Согрин решил дождаться следующего действия – и увидеть Татьяну.
Сразу видно, новенькая. Не знает, что Валя в театре – явление настолько же естественное, как, например, занавес. На помощь пришел Коля Костюченко в гриме Грязно́го. Борода у Коли своя, остальное приклеивается и раскрашивается.
– Да не волнуйтесь так, Валя на сцену не выпрыгнет!
– Пусть только попробует!
Воинственная оказалась новенькая, ну да ладно. Ведущие спектакля и должны быть такими. Валя заняла привычное место в правой кулисе, на скамеечке, у пульта. Она видела первые ряды зрителей на экране и понимала, как нервничает новенькая. Суфлерша кивнула Вале. Скоро придет хор, и все начнется.
– Валя, – шепнул Костюченко, – в антракте заряди телефон!
И сунул ей в руку мобильник.
Валя польщенно кивнула, оглянулась на новенькую – видела, нет? Новенькая сидела ровно, будто пересчитывала кнопки и тумблеры. Ничего, она тоже привыкнет. К Вале привыкают быстро.
…Валя, мелкая и носатая, как комарик, Валя, у которой никогда не бывает менструаций, Валя, дочь той пьяницы с четвертого этажа… Обижайся не обижайся – все правда.

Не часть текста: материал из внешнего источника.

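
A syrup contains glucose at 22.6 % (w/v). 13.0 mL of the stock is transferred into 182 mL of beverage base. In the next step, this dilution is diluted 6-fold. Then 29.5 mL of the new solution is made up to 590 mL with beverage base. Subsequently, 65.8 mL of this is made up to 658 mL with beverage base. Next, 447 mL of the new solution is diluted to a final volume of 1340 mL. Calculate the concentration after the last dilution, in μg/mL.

4.19 μg/mL

Overall dilution factor = 15 × 6 × 20 × 10 × 2.998 = 5.40 × 10⁴.
22.6 % (w/v) / 5.40 × 10⁴ = 4.19 × 10⁻⁴ % (w/v) = 4.19 μg/mL.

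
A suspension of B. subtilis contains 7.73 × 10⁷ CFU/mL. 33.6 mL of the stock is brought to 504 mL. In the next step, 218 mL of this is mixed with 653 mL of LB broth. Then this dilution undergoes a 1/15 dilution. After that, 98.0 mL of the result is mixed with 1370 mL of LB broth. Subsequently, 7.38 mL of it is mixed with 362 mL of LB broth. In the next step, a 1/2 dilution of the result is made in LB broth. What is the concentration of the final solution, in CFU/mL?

Overall dilution factor = 15 × 3.995 × 15 × 14.98 × 50.05 × 2 = 1.35 × 10⁶.
7.73 × 10⁷ CFU/mL / 1.35 × 10⁶ = 57.3 CFU/mL.

57.3 CFU/mL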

Мать родила Валю по пьяному залету, молоко у нее было горьким, как водка. «На что ты мне сдалась, да еще больная!» – это Валя слышала от матери вместо колыбельных каждую ночь. Дети, они ведь у разных людей рождаются. Не только у хороших. Впрочем, мама не была плохой, она всего лишь крепко обиделась однажды на свою жизнь. Смолоду ей многое давалось, вот она и подумала, что так будет всегда.
Валина мама была фотографом в те времена, когда фотографами были одни только мужчины. Это и погубило ее – мужчины. И водка. Мать уходила в алкогольное болото медленно, до последнего высовывала голову, каждый день обещала себе – брошу, вернусь на работу, буду растить девчонку! Научу фотографировать, ценить себя, как женщину. Каждый вечер заканчивался одинаково – темнеет за окном, темнеют глаза матери, она копошится в прихожей, шуршит пакетиками, роняет монеты. Чертыхается. Божится. Опять чертыхается. Потом дверь хлопает, Валя ищет, куда бы спрятаться. Пьяному фотографу лучше не попадаться ни на глаза, ни под руку.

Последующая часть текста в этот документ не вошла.